# walls or subfloor first



## swimmer_spe (Nov 10, 2016)

I am going to begin finishing my basement. It is concrete block foundation.

I want to put down the interlocking tiles that are wood and plastic; I think they are called dry core subfloor. I then want to put 2x4s along the exterior wall so that I can insulate the room, as well as have space to put in electrical outlets.

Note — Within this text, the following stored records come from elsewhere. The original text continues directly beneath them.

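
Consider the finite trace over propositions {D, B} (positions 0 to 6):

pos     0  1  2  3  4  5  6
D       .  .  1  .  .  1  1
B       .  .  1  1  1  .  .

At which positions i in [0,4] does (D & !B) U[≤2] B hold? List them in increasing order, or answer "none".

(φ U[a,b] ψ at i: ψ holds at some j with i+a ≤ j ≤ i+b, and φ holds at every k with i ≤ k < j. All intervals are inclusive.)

2, 3, 4

Evaluate at each i in [0,4]:
  i=0: ✗ (lhs fails at k=0 before rhs at j=2)
  i=1: ✗ (lhs fails at k=1 before rhs at j=2)
  i=2: ✓ (rhs at j=2)
  i=3: ✓ (rhs at j=3)
  i=4: ✓ (rhs at j=4)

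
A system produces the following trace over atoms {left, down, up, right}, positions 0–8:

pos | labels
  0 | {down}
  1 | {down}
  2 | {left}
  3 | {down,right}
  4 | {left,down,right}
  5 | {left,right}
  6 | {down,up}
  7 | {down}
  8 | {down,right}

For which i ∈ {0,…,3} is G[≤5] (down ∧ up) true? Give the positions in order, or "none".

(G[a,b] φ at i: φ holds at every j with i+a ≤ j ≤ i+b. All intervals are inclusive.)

Evaluate at each i in [0,3]:
  i=0: ✗ (fails at j=0)
  i=1: ✗ (fails at j=1)
  i=2: ✗ (fails at j=2)
  i=3: ✗ (fails at j=3)

none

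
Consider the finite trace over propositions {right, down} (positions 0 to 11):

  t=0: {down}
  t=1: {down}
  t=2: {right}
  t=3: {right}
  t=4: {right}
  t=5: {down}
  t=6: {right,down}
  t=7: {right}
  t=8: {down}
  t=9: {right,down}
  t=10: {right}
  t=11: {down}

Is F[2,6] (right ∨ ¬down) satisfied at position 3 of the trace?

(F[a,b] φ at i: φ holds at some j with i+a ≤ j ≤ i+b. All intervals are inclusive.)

Check (right ∨ ¬down) at each j in [5,9]:
  j=5: false
  j=6: true
  j=7: true
  j=8: false
  j=9: true
Found at j=6 → formula holds.

Yes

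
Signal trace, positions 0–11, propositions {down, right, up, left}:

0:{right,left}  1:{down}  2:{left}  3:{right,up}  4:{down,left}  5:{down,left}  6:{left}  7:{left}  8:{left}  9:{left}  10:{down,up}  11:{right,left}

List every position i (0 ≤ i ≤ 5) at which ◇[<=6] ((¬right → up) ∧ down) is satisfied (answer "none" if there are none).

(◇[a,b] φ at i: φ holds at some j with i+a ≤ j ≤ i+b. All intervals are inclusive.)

Evaluate at each i in [0,5]:
  i=0: ✗ (none in [0,6])
  i=1: ✗ (none in [1,7])
  i=2: ✗ (none in [2,8])
  i=3: ✗ (none in [3,9])
  i=4: ✓ (witness j=10)
  i=5: ✓ (witness j=10)

4, 5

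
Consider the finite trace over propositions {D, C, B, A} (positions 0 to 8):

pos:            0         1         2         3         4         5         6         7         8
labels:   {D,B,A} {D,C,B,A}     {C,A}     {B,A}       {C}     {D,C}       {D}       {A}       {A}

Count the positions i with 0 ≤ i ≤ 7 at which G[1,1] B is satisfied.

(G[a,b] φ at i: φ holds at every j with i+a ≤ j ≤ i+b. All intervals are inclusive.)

Evaluate at each i in [0,7]:
  i=0: ✓ (all of [1,1])
  i=1: ✗ (fails at j=2)
  i=2: ✓ (all of [3,3])
  i=3: ✗ (fails at j=4)
  i=4: ✗ (fails at j=5)
  i=5: ✗ (fails at j=6)
  i=6: ✗ (fails at j=7)
  i=7: ✗ (fails at j=8)
Positions where it holds: {0, 2} → 2.

2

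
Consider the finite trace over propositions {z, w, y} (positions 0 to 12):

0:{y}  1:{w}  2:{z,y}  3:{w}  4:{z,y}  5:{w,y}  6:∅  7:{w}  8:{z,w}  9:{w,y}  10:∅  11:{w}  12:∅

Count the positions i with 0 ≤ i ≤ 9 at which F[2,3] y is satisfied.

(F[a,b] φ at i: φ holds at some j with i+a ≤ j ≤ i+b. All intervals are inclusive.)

Evaluate at each i in [0,9]:
  i=0: ✓ (witness j=2)
  i=1: ✓ (witness j=4)
  i=2: ✓ (witness j=4)
  i=3: ✓ (witness j=5)
  i=4: ✗ (none in [6,7])
  i=5: ✗ (none in [7,8])
  i=6: ✓ (witness j=9)
  i=7: ✓ (witness j=9)
  i=8: ✗ (none in [10,11])
  i=9: ✗ (none in [11,12])
Positions where it holds: {0, 1, 2, 3, 6, 7} → 6.

6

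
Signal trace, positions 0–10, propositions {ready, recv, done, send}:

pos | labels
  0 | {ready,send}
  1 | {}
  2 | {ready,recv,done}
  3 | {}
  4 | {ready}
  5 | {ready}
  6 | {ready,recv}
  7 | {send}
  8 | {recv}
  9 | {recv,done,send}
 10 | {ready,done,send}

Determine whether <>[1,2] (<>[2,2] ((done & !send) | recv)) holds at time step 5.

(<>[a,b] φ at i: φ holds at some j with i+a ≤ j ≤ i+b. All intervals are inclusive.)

True

Check <>[2,2] ((done & !send) | recv) at each j in [6,7]:
  j=6: holds (witness at 8)
  j=7: holds (witness at 9)
Found at j=6 → formula holds.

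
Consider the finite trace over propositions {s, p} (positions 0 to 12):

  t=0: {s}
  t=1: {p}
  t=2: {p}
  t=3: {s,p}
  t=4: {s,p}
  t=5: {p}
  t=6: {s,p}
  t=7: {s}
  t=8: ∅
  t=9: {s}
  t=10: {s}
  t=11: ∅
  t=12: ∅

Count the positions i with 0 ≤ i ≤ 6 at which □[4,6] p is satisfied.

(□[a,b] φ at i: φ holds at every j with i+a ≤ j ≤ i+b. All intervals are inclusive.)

1

Evaluate at each i in [0,6]:
  i=0: ✓ (all of [4,6])
  i=1: ✗ (fails at j=7)
  i=2: ✗ (fails at j=7)
  i=3: ✗ (fails at j=7)
  i=4: ✗ (fails at j=8)
  i=5: ✗ (fails at j=9)
  i=6: ✗ (fails at j=10)
Positions where it holds: {0} → 1.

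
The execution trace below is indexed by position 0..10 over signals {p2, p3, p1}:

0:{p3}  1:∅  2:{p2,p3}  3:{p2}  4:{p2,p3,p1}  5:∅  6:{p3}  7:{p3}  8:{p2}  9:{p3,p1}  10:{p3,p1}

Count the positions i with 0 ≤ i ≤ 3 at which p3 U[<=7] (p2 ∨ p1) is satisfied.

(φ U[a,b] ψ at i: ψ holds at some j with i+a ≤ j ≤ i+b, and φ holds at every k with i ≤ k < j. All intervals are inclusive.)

2

Evaluate at each i in [0,3]:
  i=0: ✗ (lhs fails at k=1 before rhs at j=2)
  i=1: ✗ (lhs fails at k=1 before rhs at j=2)
  i=2: ✓ (rhs at j=2)
  i=3: ✓ (rhs at j=3)
Positions where it holds: {2, 3} → 2.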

Do I put down the subfloor first, then the walls or the walls first then the subfloor?


----------



## nealtw (Nov 10, 2016)

I would build all the walls firsts but some people do build interior walls on top of drycore.
If you ever do have any kind of flood, the drycore will need to be removed so having walls on top of that just creates another problem.
I wouldn't put it under shower or tub or in the mechanical room.


----------



## slownsteady (Nov 17, 2016)

Read the dricore installation instructions. Also check YouTube videos from dricore. I remember them addressing this issue.


----------



## swimmer_spe (Nov 17, 2016)

slownsteady said:


> Read the dricore installation instructions. Also check YouTube videos from dricore. I remember them addressing this issue.



I should have read this:
http://dricore.com/nw/subfloor_faq.php


----------



## slownsteady (Nov 17, 2016)

Be aware that dri-core is not the absolute best answer. If any moisture collects under the floor, the OSB in Dri-core will mold.


----------



## swimmer_spe (Nov 17, 2016)

slownsteady said:


> Be aware that dri-core is not the absolute best answer. If any moisture collects under the floor, the OSB in Dri-core will mold.



Is there anything guaranteed not to mold?

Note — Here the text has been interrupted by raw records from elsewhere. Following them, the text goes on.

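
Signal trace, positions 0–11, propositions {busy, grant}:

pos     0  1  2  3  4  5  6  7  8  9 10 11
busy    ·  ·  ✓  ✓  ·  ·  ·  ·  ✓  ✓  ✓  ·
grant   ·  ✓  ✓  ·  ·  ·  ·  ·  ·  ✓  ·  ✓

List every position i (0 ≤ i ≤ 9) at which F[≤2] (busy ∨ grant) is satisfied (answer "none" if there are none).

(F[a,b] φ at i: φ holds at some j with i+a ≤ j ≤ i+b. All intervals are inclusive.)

Evaluate at each i in [0,9]:
  i=0: ✓ (witness j=1)
  i=1: ✓ (witness j=1)
  i=2: ✓ (witness j=2)
  i=3: ✓ (witness j=3)
  i=4: ✗ (none in [4,6])
  i=5: ✗ (none in [5,7])
  i=6: ✓ (witness j=8)
  i=7: ✓ (witness j=8)
  i=8: ✓ (witness j=8)
  i=9: ✓ (witness j=9)

0, 1, 2, 3, 6, 7, 8, 9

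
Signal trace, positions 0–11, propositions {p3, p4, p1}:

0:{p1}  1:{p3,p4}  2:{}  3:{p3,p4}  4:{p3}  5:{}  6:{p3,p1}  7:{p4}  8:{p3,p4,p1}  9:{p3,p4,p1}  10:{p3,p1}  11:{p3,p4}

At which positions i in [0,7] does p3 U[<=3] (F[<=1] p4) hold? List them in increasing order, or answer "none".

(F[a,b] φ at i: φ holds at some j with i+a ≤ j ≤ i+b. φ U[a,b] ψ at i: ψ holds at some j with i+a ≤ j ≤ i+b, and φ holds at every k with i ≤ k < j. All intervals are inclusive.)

0, 1, 2, 3, 6, 7

Evaluate at each i in [0,7]:
  i=0: ✓ (rhs at j=0)
  i=1: ✓ (rhs at j=1)
  i=2: ✓ (rhs at j=2)
  i=3: ✓ (rhs at j=3)
  i=4: ✗ (lhs fails at k=5 before rhs at j=6)
  i=5: ✗ (lhs fails at k=5 before rhs at j=6)
  i=6: ✓ (rhs at j=6)
  i=7: ✓ (rhs at j=7)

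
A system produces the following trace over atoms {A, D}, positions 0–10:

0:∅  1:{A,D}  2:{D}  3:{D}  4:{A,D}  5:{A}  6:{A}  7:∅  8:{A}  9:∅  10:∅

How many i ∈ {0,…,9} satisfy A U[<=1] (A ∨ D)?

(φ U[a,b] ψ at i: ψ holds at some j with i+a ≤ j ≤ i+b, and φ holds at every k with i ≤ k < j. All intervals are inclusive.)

Evaluate at each i in [0,9]:
  i=0: ✗ (lhs fails at k=0 before rhs at j=1)
  i=1: ✓ (rhs at j=1)
  i=2: ✓ (rhs at j=2)
  i=3: ✓ (rhs at j=3)
  i=4: ✓ (rhs at j=4)
  i=5: ✓ (rhs at j=5)
  i=6: ✓ (rhs at j=6)
  i=7: ✗ (lhs fails at k=7 before rhs at j=8)
  i=8: ✓ (rhs at j=8)
  i=9: ✗ (no rhs in [9,10])
Positions where it holds: {1, 2, 3, 4, 5, 6, 8} → 7.

7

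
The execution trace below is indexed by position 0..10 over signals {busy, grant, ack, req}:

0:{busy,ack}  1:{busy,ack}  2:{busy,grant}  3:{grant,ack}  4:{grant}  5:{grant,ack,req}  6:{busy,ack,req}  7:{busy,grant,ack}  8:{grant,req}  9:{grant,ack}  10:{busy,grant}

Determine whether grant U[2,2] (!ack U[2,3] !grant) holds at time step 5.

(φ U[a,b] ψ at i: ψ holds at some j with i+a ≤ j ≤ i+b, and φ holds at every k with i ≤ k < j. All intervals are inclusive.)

Need some j in [7,7] with (!ack U[2,3] !grant), and grant at every k in [5,j-1].
  j=7: (!ack U[2,3] !grant) — fails.
No j in the window works → until fails.

Does not hold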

The room is the high side of the basement. The drain is at the other side of the basement.
The basement bathroom is located closer to the drain than the room.
The only water related thing in the room is the water meter. 

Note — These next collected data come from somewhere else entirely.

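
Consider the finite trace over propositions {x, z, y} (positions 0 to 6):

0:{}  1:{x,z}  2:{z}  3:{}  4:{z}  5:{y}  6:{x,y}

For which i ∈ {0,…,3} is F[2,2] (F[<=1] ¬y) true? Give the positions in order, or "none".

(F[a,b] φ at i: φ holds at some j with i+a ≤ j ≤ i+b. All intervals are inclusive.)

Evaluate at each i in [0,3]:
  i=0: ✓ (witness j=2)
  i=1: ✓ (witness j=3)
  i=2: ✓ (witness j=4)
  i=3: ✗ (none in [5,5])

0, 1, 2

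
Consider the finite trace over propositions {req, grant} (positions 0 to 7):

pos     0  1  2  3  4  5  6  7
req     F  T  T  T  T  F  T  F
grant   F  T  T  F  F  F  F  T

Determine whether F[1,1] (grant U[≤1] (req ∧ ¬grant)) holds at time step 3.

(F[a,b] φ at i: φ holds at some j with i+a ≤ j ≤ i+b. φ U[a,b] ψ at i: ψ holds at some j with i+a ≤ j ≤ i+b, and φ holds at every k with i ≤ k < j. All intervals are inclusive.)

Yes

Check (grant U[≤1] (req ∧ ¬grant)) at each j in [4,4]:
  j=4: holds
Found at j=4 → formula holds.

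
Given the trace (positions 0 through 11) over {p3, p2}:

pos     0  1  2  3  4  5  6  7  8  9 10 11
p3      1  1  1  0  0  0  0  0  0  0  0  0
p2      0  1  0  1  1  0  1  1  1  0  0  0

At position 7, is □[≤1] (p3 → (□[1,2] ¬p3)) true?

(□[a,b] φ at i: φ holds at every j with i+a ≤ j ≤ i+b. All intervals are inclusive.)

Holds

Check (p3 → (□[1,2] ¬p3)) at every j in [7,8]:
  j=7: antecedent false → ✓
  j=8: antecedent false → ✓
All positions satisfy it → formula holds.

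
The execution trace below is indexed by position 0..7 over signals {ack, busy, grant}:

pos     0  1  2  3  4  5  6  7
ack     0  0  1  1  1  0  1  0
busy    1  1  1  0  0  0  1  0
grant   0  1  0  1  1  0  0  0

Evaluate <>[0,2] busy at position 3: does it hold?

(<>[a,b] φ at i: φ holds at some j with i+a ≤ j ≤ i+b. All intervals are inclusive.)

Does not hold

Check busy at each j in [3,5]:
  j=3: false
  j=4: false
  j=5: false
No position in the window satisfies it → formula fails.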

The floor so far as been dry since I moved in in June. I will watch in the spring to see if the room has any seepage


----------



## Sparky617 (Nov 18, 2016)

Ceramic tile won't mold, but it is cold.


----------



## nealtw (Nov 18, 2016)

The question is all about the water proofing and drainage on the outside that protects the basement from leaks.
No body wants to dig that up just to check and it is really hard to judge where in the lifespan of those systems you are..
Even when those systems are working fine the bottom of the footing could be in wet areas and water will wick up thru concrete toward warm and that is why we want some concrete showing on the outside between the ground and the siding.
So when you build walls inside they don't want to touch the concrete and insulation will keep the inside of the foundation cool so wicking is not a problem.
You want a vapour barrier behind the drywall so warm moist air from the living space does not get to the cavity.

Then when you build that outside wall with a 1" cavity behind it the top of the cavity wants to be blocked on the top for fire stopping. This part always sounds hard but it is the easy part and really helps with keeping the rooms in the basement square.


----------